Occasionally, vaudeville acts bounded into the room. High-kicking girls cavorted and danced; wacky comedians mugged and did pratfalls. The big feature of the night was a cakewalk competition in which a dance caller gave out instructions, and couples did various cakewalk stunts, such as a man tying his dance partner's shoes, or picking up her handkerchief.
A Monte Carlo casino was available, for which scrip could be bought to play the games. Fake money was printed in ten and fifty "buck" denominations, with a picture of the steamer Portland on the front. Ten bucks could be had for a dime, giving gamblers a chance to feel like big spenders. All proceeds went to a fund for needy families. Scrip was also used at the bar, which -- unlike the Klondike -- was "denatured," it being Prohibition and all.
Dances could also be bought for "ten bucks." At evening's end the woman who collected the most scrip on the dance floor won a prize: ten pounds of candy. Second prize was ten pounds of nuts.
Shortly before 9:00, many folks left The Arena to make their way toward Lake Union, where thousands of others had gathered along the hillsides to watch the fireworks show. As twilight fell and the sky darkened, 150 aerial guns went off, showering the lake with sparkles. The mammoth explosion signified an avalanche, with millions of white snowflakes in its wake. Following this, streamers of red, orange, and green light shot across the sky like an Aurora Borealis.
The blasts were still echoing off the hills when out of the now smoke-covered Lake Union came a replica of the steamer Portland (the real Portland sank in 1910) enveloped in a screen of twinkling gold nuggets from flaming torches above. A roar went up from the crowd, matched by a set of aerial cannons, which filled the sky with splashes of scarlet, blue, and gold.
The show went on for nearly half an hour. Yellow rockets signified the gold that was found. Rhododendron shells were dedicated to the state of Washington. Malamute rockets were launched that sounded uncannily like the howling of sled dogs. All of the displays were described in the program, and all of them related in some way to the gold rush and its effects on Seattle.
At the end, 97 rockets were launched simultaneously, followed by a closing salvo of 36 immense bombshells. The Portland sailed away like a ghost ship in the night, and a giant 30-foot tall effigy of a bugler lit up while "Taps" was played.
Summer in the City
The Gold Rush silver jubilee proved to be a great success even though it was a one-time-only event. Seattle's first citywide summer celebration was the Golden Potlatch in 1911 -- it also celebrated the Gold Rush days -- but effectively ended when riots broke out during the 1913 celebration. The 25th anniversary of the arrival of the "ton of gold" was the last major summer festival the city would see until the first Seafair celebration in 1950.
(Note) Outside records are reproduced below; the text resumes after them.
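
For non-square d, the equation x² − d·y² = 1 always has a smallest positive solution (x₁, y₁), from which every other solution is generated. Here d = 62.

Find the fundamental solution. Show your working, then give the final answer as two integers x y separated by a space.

63 8

d=62: √d = [7; 1,6,1,14] (ℓ=4, even), read p_3/q_3
k=0  a_k=7  p_k/q_k = 7/1
k=1  a_k=1  p_k/q_k = 8/1
k=2  a_k=6  p_k/q_k = 55/7
k=3  a_k=1  p_k/q_k = 63/8
fundamental: x₁=63, y₁=8  (since 3969 − 62·64 = 1)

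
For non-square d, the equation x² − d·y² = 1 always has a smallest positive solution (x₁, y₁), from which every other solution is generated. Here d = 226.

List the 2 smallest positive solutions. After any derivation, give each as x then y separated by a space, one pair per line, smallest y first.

451 30
406801 27060

d=226: √d = [15; 30] (ℓ=1, odd), read p_1/q_1
a_0=15:  p_0=15·1+0=15,  q_0=15·0+1=1
a_1=30:  p_1=30·15+1=451,  q_1=30·1+0=30
(x₁, y₁) = (451, 30);  451² − 226·30² = 1 ✓
(451+30√226)^2 = 406801 + 27060√226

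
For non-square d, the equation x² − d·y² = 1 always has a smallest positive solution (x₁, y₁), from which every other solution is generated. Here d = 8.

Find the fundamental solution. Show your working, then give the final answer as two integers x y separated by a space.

3 1

d=8: √d = [2; 1,4] (ℓ=2, even), read p_1/q_1
step 0: (2, 1)  from 2·(1,0) + (0,1)
step 1: (3, 1)  from 1·(2,1) + (1,0)
→ (3, 1).  Check: 3²=9, 8·1²=8, difference 1.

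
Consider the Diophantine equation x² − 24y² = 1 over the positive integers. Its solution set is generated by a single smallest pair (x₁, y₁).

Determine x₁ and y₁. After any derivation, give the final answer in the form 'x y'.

5 1

[4; 1,8] for √24; ℓ=2 ⇒ convergent index 1
step 0: (4, 1)  from 4·(1,0) + (0,1)
step 1: (5, 1)  from 1·(4,1) + (1,0)
→ (5, 1).  Check: 5²=25, 24·1²=24, difference 1.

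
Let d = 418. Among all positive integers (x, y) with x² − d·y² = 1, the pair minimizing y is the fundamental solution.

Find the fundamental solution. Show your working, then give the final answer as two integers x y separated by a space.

√418 → a₀=20, period (2,4,20,4,2,40); ℓ=6 even so k=5
i=0: a=20 ⇒ p=20, q=1
i=1: a=2 ⇒ p=41, q=2
…
i=4: a=4 ⇒ p=15068, q=737
i=5: a=2 ⇒ p=33857, q=1656
(x₁, y₁) = (33857, 1656);  33857² − 418·1656² = 1 ✓

33857 1656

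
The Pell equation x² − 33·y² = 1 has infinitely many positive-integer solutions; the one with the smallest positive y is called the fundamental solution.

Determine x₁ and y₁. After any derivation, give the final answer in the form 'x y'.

√33 → a₀=5, period (1,2,1,10); ℓ=4 even so k=3
a_0=5:  p_0=5·1+0=5,  q_0=5·0+1=1
a_1=1:  p_1=1·5+1=6,  q_1=1·1+0=1
a_2=2:  p_2=2·6+5=17,  q_2=2·1+1=3
a_3=1:  p_3=1·17+6=23,  q_3=1·3+1=4
fundamental: x₁=23, y₁=4  (since 529 − 33·16 = 1)

23 4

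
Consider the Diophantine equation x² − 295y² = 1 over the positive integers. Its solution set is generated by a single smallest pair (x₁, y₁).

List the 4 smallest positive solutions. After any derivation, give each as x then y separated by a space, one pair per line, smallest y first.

[17; 5,1,2,3,2,6,2,3,2,1,5,34] for √295; ℓ=12 ⇒ convergent index 11
a_0=17:  p_0=17·1+0=17,  q_0=17·0+1=1
…
a_2=1:  p_2=1·86+17=103,  q_2=1·5+1=6
a_3=2:  p_3=2·103+86=292,  q_3=2·6+5=17
a_4=3:  p_4=3·292+103=979,  q_4=3·17+6=57
a_5=2:  p_5=2·979+292=2250,  q_5=2·57+17=131
…
a_7=2:  p_7=2·14479+2250=31208,  q_7=2·843+131=1817
…
a_10=1:  p_10=1·247414+108103=355517,  q_10=1·14405+6294=20699
a_11=5:  p_11=5·355517+247414=2024999,  q_11=5·20699+14405=117900
fundamental: x₁=2024999, y₁=117900  (since 4100620950001 − 295·13900410000 = 1)
n=2: (2024999,117900)∘(2024999,117900) = (2024999·2024999+295·117900·117900, 2024999·117900+117900·2024999) = (8201241900001,477494764200)
n=3: (8201241900001,477494764200)∘(2024999,117900) = (2024999·8201241900001+295·117900·477494764200, 2024999·477494764200+117900·8201241900001) = (33215013292518224999,1933852840020353700)
n=4: (33215013292518224999,1933852840020353700)∘(2024999,117900) = (2024999·33215013292518224999+295·117900·1933852840020353700, 2024999·1933852840020353700+117900·33215013292518224999) = (134520737404664024967600001,7832100134376274949528400)

2024999 117900
8201241900001 477494764200
33215013292518224999 1933852840020353700
134520737404664024967600001 7832100134376274949528400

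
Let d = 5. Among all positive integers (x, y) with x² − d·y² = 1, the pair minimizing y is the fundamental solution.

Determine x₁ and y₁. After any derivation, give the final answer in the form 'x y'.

√5 → a₀=2, period (4); ℓ=1 odd so k=1
step 0: (2, 1)  from 2·(1,0) + (0,1)
step 1: (9, 4)  from 4·(2,1) + (1,0)
(x₁, y₁) = (9, 4);  9² − 5·4² = 1 ✓

9 4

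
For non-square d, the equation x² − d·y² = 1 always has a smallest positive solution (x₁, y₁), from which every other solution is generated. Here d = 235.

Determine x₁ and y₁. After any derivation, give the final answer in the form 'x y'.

46 3

[15; 3,30] for √235; ℓ=2 ⇒ convergent index 1
a_0=15:  p_0=15·1+0=15,  q_0=15·0+1=1
a_1=3:  p_1=3·15+1=46,  q_1=3·1+0=3
(x₁, y₁) = (46, 3);  46² − 235·3² = 1 ✓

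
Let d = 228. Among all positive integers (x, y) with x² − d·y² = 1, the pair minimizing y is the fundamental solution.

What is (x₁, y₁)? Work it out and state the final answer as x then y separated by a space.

d=228: √d = [15; 10,30] (ℓ=2, even), read p_1/q_1
i=0: a=15 ⇒ p=15, q=1
i=1: a=10 ⇒ p=151, q=10
fundamental: x₁=151, y₁=10  (since 22801 − 228·100 = 1)

151 10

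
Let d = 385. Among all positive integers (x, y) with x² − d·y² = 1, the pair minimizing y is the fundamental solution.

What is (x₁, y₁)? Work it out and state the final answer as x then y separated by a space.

95831 4884

d=385: √d = [19; 1,1,1,1,1,…,1,1,38] (ℓ=16, even), read p_15/q_15
i=0: a=19 ⇒ p=19, q=1
…
i=5: a=1 ⇒ p=157, q=8
…
i=7: a=1 ⇒ p=726, q=37
…
i=9: a=1 ⇒ p=2747, q=140
i=10: a=3 ⇒ p=10262, q=523
…
i=14: a=1 ⇒ p=59551, q=3035
i=15: a=1 ⇒ p=95831, q=4884
(x₁, y₁) = (95831, 4884);  95831² − 385·4884² = 1 ✓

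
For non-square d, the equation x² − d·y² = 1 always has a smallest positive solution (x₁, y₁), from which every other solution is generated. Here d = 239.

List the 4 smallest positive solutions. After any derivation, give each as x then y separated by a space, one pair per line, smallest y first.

[15; 2,5,1,2,4,15,4,2,1,5,2,30] for √239; ℓ=12 ⇒ convergent index 11
a_0=15:  p_0=15·1+0=15,  q_0=15·0+1=1
…
a_2=5:  p_2=5·31+15=170,  q_2=5·2+1=11
…
a_4=2:  p_4=2·201+170=572,  q_4=2·13+11=37
…
a_10=5:  p_10=5·500258+346141=2847431,  q_10=5·32359+22390=184185
a_11=2:  p_11=2·2847431+500258=6195120,  q_11=2·184185+32359=400729
→ (6195120, 400729).  Check: 6195120²=38379511814400, 239·400729²=38379511814399, difference 1.
k=2:  x_2 = 6195120·6195120+239·400729·400729 = 76759023628799,  y_2 = 6195120·400729+400729·6195120 = 4965128484960
k=3:  x_3 = 6195120·76759023628799+239·400729·4965128484960 = 951062724926484326640,  y_3 = 6195120·4965128484960+400729·76759023628799 = 61519133559490389671
k=4:  x_4 = 6195120·951062724926484326640+239·400729·61519133559490389671 = 11783895416893046404284364801,  y_4 = 6195120·61519133559490389671+400729·951062724926484326640 = 762236829394135240588726080

6195120 400729
76759023628799 4965128484960
951062724926484326640 61519133559490389671
11783895416893046404284364801 762236829394135240588726080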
But there is one legacy that came out of the silver jubilee, albeit obliquely. At the time, city business leaders were working together to provide Seattle with a world-class hotel, one worthy of housing visiting dignitaries such as presidents and other world leaders. To accomplish this, they needed to raise nearly $3 million dollars from the community.
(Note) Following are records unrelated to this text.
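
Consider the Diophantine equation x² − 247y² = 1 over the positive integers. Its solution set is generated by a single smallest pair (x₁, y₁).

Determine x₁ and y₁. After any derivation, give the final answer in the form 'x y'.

85292 5427

d=247: √d = [15; 1,2,1,1,9,1,9,1,1,2,1,30] (ℓ=12, even), read p_11/q_11
i=0: a=15 ⇒ p=15, q=1
…
i=4: a=1 ⇒ p=110, q=7
…
i=7: a=9 ⇒ p=11520, q=733
i=8: a=1 ⇒ p=12683, q=807
…
i=10: a=2 ⇒ p=61089, q=3887
i=11: a=1 ⇒ p=85292, q=5427
→ (85292, 5427).  Check: 85292²=7274725264, 247·5427²=7274725263, difference 1.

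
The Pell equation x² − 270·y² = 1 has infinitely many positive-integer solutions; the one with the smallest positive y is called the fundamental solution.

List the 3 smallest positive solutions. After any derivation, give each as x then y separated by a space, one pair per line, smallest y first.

√270 → a₀=16, period (2,3,6,3,2,32); ℓ=6 even so k=5
i=0: a=16 ⇒ p=16, q=1
i=1: a=2 ⇒ p=33, q=2
…
i=3: a=6 ⇒ p=723, q=44
i=4: a=3 ⇒ p=2284, q=139
i=5: a=2 ⇒ p=5291, q=322
(x₁, y₁) = (5291, 322);  5291² − 270·322² = 1 ✓
n=2: (5291,322)∘(5291,322) = (5291·5291+270·322·322, 5291·322+322·5291) = (55989361,3407404)
n=3: (55989361,3407404)∘(5291,322) = (5291·55989361+270·322·3407404, 5291·3407404+322·55989361) = (592479412811,36057148806)

5291 322
55989361 3407404
592479412811 36057148806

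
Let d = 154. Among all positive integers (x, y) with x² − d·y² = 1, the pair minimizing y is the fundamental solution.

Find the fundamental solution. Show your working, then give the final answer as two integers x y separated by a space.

21295 1716

[12; 2,2,3,1,2,1,3,2,2,24] for √154; ℓ=10 ⇒ convergent index 9
step 0: (12, 1)  from 12·(1,0) + (0,1)
step 1: (25, 2)  from 2·(12,1) + (1,0)
step 2: (62, 5)  from 2·(25,2) + (12,1)
step 3: (211, 17)  from 3·(62,5) + (25,2)
…
step 6: (1030, 83)  from 1·(757,61) + (273,22)
step 7: (3847, 310)  from 3·(1030,83) + (757,61)
step 8: (8724, 703)  from 2·(3847,310) + (1030,83)
step 9: (21295, 1716)  from 2·(8724,703) + (3847,310)
→ (21295, 1716).  Check: 21295²=453477025, 154·1716²=453477024, difference 1.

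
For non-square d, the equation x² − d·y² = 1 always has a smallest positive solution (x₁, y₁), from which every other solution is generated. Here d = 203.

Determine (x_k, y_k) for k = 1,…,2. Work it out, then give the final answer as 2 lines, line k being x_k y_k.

57 4
6497 456

[14; 4,28] for √203; ℓ=2 ⇒ convergent index 1
a_0=14:  p_0=14·1+0=14,  q_0=14·0+1=1
a_1=4:  p_1=4·14+1=57,  q_1=4·1+0=4
(x₁, y₁) = (57, 4);  57² − 203·4² = 1 ✓
(x_2, y_2) = (57·57 + 203·4·4, 57·4 + 4·57) = (6497, 456)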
Taking advantage of the ebullient spirit that abounded during the jubilee, fund-raising began in conjunction with the event. On the first day alone, more than $1.6 million in bonds were sold, and the total amount was reached in less than two weeks. Concurrently, The Seattle Times -- which also sponsored the silver jubilee -- held a contest to name the new hotel. "The Olympic" was chosen out of 3,906 entries.